Prurit, œdème, conjonctivite : attention aux chenilles processionnaires !
Entre février et la fin de l’été, des centaines de milliers de petites bêtes poilues envahissent les forêts, parcs et jardins un peu partout en France. Il n’existe que deux espèces de chenilles processionnaires surveillées pour le risque qu’elles présentent pour la santé humaine et animale.
Entre février et la fin de l’été, des centaines de milliers de petites chenilles poilues envahissent les forêts, parcs et jardins à travers la France. Bien qu’elles ne soient pas capables de nous dévorer vivants, ces insectes peuvent causer de sérieux problèmes de santé, pouvant aller jusqu’à la mort. Ces insectes sont les chenilles processionnaires, et qu’elles se trouvent sur des pins ou des chênes, il est impératif de s’en méfier.

Généralement, il est conseillé de ne pas toucher aux chenilles en raison de leur capacité à provoquer des démangeaisons. Bien que cet adage ne soit pas toujours vrai, il a au moins le mérite de nous alerter sur les dangers potentiels des chenilles processionnaires. « On ne peut pas dire que ces insectes piquent ; cependant, ils possèdent des poils urticants dont le degré de risque varie selon les individus », explique l’entomologiste Léna Polin.
De la démangeaison au choc anaphylactique
Un contact avec une chenille processionnaire peut poser des problèmes plus graves pour les enfants, les personnes âgées ou celles souffrant de certaines affections. La toxine présente dans les poils provoque des « symptômes inflammatoires », tels que des « démangeaisons sévères, voire des œdèmes », prévient l’Agence régionale de santé (ARS) d’Auvergne-Rhône-Alpes. Un contact avec les yeux peut entraîner des problèmes allant d’une conjonctivite à « une lésion de la cornée ». L’ingestion de ces poils urticants peut causer « de l’hypersalivation, des vomissements et des douleurs abdominales ». L’ARS met en garde contre des réactions extrêmes à la toxine, telles que « des chocs anaphylactiques » pouvant menacer la vie.
Il n’existe que deux espèces de chenilles processionnaires surveillées en raison de leur dangerosité pour la santé humaine et animale. « Il y a celles que l’on trouve principalement sur les pins et les cèdres, et celles qui préfèrent les chênes », précise l’entomologiste. Les premières se développent surtout entre février et avril, tandis que les secondes prennent le relais entre mai et juillet. Leur nom de « processionnaires » provient du fait qu’elles avancent en procession sur les arbres pour se nourrir ou construire leur nid dans les branches. Lorsque vient le moment de la nymphose, phase durant laquelle les chenilles se transforment en papillons, les chenilles processionnaires du pin descendent de l’arbre pour s’enterrer, alors que celles du chêne se réfugient dans leur nid, souligne l’Observatoire des chenilles processionnaires (Fredon).
Une présence avérée partout en France
« Une fois transformés en papillons, ces insectes ne sont plus urticants », affirme Léna Polin.
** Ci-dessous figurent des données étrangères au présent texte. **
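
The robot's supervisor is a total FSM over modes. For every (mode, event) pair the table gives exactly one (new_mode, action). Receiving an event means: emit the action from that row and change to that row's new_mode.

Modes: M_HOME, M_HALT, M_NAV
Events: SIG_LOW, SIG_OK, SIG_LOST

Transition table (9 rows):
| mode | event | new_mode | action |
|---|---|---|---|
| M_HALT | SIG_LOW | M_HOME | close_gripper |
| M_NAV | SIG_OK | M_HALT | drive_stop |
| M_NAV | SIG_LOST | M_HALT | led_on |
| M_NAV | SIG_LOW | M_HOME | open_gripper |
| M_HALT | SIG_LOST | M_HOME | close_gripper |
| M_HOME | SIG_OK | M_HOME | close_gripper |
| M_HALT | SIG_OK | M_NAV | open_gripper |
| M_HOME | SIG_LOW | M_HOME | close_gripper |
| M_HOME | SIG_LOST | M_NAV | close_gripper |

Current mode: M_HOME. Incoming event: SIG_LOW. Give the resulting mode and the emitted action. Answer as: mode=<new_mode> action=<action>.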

C’est au stade larvaire qu’il est nécessaire de rester vigilant. « Si l’on ne les dérange pas, il n’y a pas vraiment de risque, mais le vent peut également disperser les poils urticants, ce qui est plus problématique si le nid est situé près d’habitations ou d’un Ehpad par exemple », reconnaît la spécialiste. Pour se protéger, il est préférable de « ne pas manipuler les chenilles ou leurs nids », insiste la Fredon, et « d’éviter de fréquenter les zones infestées, surtout en période à risque ». Il est également possible de signaler la présence de ces insectes à l’Observatoire des chenilles processionnaires. « Cet organisme décidera des interventions nécessaires en fonction des risques et de l’environnement », précise Léna Polin.
Historiquement, ces insectes étaient plus communs dans le sud de la France, mais « on les trouve aujourd’hui partout », souligne l’entomologiste. « Y compris de plus en plus dans le nord du pays, probablement en partie en raison du réchauffement climatique », affirme-t-elle. Elle ne considère pas cette espèce comme « nuisible », du moins pas en général. « Les chenilles processionnaires ont des prédateurs, tels que les oiseaux, les guêpes, les chauves-souris ou encore les hérissons. Elles jouent un rôle utile dans la chaîne alimentaire », insiste Léna Polin. Cependant, la prolifération de ces chenilles peut être nuisible à la santé humaine et animale, une prolifération essentiellement provoquée par la diminution, voire la disparition, des espèces qui, traditionnellement, les consommaient.